Dos empleados que se encontraban en actividades de limpieza en un contenedor donde se almacena el concentrado de jugo de naranja, cayendo uno de ellos de manera accidental y el otro se introdujo para ayudar a su compañero, quedando atrapados al interior de dicho tanque de grandes dimensiones.
Los hechos tuvieron lugar a las 22:00 horas del martes, en el terreno de lo que antes fue la empacadora Harsa, que hoy es ocupado por la empresa “Thank Container” que tiene como giro lavar los tanques contenedores de concentrado de jugo de las jugueras, y cuando ambos empleados limpiaban los tanques, en un descuido uno de ellos resbaló y cayó en su interior, por lo que su compañero al tratar de rescatarlo quedó también atrapado.
Ante su desesperación por estar en una ubicación poco poblada empezaron a gritar pidiendo auxilio y fueron algunos vecinos quienes alcanzaron a escuchar sus gritos, por lo que de inmediato alertaron a cuerpos de auxilio y rescate para que apoyaran a sacarlos de los tanques de almacenamiento.
Al lugar arribaron elementos de Protección Civil y Bomberos, socorristas de Cruz Roja y paramédicos de Emergency Medical Services (EMS), para que en conjunto pudieran sacar a los dos empleados atrapados que ya se sentían mal porque les faltaba el aire y se encontraban lastimados por la caída.
Al momento de ser sacados de los depósitos fueron llevados al Hospital General del Ídolo para su pronta atención, ya que uno de ellos presentaba una lesión en el tobillo.
Los empleados de la empresa se identificaron como Hipólito Reyes Martínez, de 51 años, con domicilio en calle Ejidatarios de la localidad Rodríguez Clara, de ocupación encargado de relavador de tanques, y Lorenzo Antonio Aguilar Sampayo, de 22 años de edad y domicilio en calle Francisco Segura de la colonia Ampliación Gabino González.

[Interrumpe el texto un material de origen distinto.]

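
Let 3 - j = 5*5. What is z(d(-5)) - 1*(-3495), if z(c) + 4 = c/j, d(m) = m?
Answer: 76807/22 ≈ 3491.2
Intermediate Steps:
j = -22 (j = 3 - 5*5 = 3 - 1*25 = 3 - 25 = -22)
z(c) = -4 - c/22 (z(c) = -4 + c/(-22) = -4 + c*(-1/22) = -4 - c/22)
z(d(-5)) - 1*(-3495) = (-4 - 1/22*(-5)) - 1*(-3495) = (-4 + 5/22) + 3495 = -83/22 + 3495 = 76807/22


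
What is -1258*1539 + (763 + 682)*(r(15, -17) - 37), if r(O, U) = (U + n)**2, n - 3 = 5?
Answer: -1872482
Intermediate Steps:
n = 8 (n = 3 + 5 = 8)
r(O, U) = (8 + U)**2 (r(O, U) = (U + 8)**2 = (8 + U)**2)
-1258*1539 + (763 + 682)*(r(15, -17) - 37) = -1258*1539 + (763 + 682)*((8 - 17)**2 - 37) = -1936062 + 1445*((-9)**2 - 37) = -1936062 + 1445*(81 - 37) = -1936062 + 1445*44 = -1936062 + 63580 = -1872482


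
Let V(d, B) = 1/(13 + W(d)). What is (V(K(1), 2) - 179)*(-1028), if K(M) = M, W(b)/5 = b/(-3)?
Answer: 3126662/17 ≈ 1.8392e+5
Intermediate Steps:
W(b) = -5*b/3 (W(b) = 5*(b/(-3)) = 5*(b*(-⅓)) = 5*(-b/3) = -5*b/3)
V(d, B) = 1/(13 - 5*d/3)
(V(K(1), 2) - 179)*(-1028) = (-3/(-39 + 5*1) - 179)*(-1028) = (-3/(-39 + 5) - 179)*(-1028) = (-3/(-34) - 179)*(-1028) = (-3*(-1/34) - 179)*(-1028) = (3/34 - 179)*(-1028) = -6083/34*(-1028) = 3126662/17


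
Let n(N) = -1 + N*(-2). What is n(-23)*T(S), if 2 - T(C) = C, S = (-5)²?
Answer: -1035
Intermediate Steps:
S = 25
T(C) = 2 - C
n(N) = -1 - 2*N
n(-23)*T(S) = (-1 - 2*(-23))*(2 - 1*25) = (-1 + 46)*(2 - 25) = 45*(-23) = -1035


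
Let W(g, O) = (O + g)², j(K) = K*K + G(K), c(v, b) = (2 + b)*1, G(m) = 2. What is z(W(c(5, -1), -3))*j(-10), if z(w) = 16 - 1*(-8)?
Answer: 2448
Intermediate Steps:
c(v, b) = 2 + b
j(K) = 2 + K² (j(K) = K*K + 2 = K² + 2 = 2 + K²)
z(w) = 24 (z(w) = 16 + 8 = 24)
z(W(c(5, -1), -3))*j(-10) = 24*(2 + (-10)²) = 24*(2 + 100) = 24*102 = 2448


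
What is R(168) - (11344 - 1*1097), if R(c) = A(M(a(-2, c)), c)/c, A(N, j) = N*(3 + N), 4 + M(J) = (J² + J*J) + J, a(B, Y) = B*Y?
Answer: 12706889791/42 ≈ 3.0254e+8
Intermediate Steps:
M(J) = -4 + J + 2*J² (M(J) = -4 + ((J² + J*J) + J) = -4 + ((J² + J²) + J) = -4 + (2*J² + J) = -4 + (J + 2*J²) = -4 + J + 2*J²)
R(c) = (-1 - 2*c + 8*c²)*(-4 - 2*c + 8*c²)/c (R(c) = ((-4 - 2*c + 2*(-2*c)²)*(3 + (-4 - 2*c + 2*(-2*c)²)))/c = ((-4 - 2*c + 2*(4*c²))*(3 + (-4 - 2*c + 2*(4*c²))))/c = ((-4 - 2*c + 8*c²)*(3 + (-4 - 2*c + 8*c²)))/c = ((-4 - 2*c + 8*c²)*(-1 - 2*c + 8*c²))/c = ((-1 - 2*c + 8*c²)*(-4 - 2*c + 8*c²))/c = (-1 - 2*c + 8*c²)*(-4 - 2*c + 8*c²)/c)
R(168) - (11344 - 1*1097) = (10 - 36*168 - 32*168² + 4/168 + 64*168³) - (11344 - 1*1097) = (10 - 6048 - 32*28224 + 4*(1/168) + 64*4741632) - (11344 - 1097) = (10 - 6048 - 903168 + 1/42 + 303464448) - 1*10247 = 12707320165/42 - 10247 = 12706889791/42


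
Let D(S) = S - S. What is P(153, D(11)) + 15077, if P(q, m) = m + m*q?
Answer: 15077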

La empresa «Thank Container» guardó total hermetismo ante las autoridades e incluso en las afueras del propio hospital una mujer de quien se dijo es la responsable de la empresa impedía a toda costa que se tomaran gráficas de los empleados lesionados.
Por fortuna este accidente de trabajo no pasó a mayores consecuencias.
Cabe destacar que dichos tanques miden más de 5 metros de alto, lo cual impedía que los dos empleados tuvieran la suficiente oxigenación.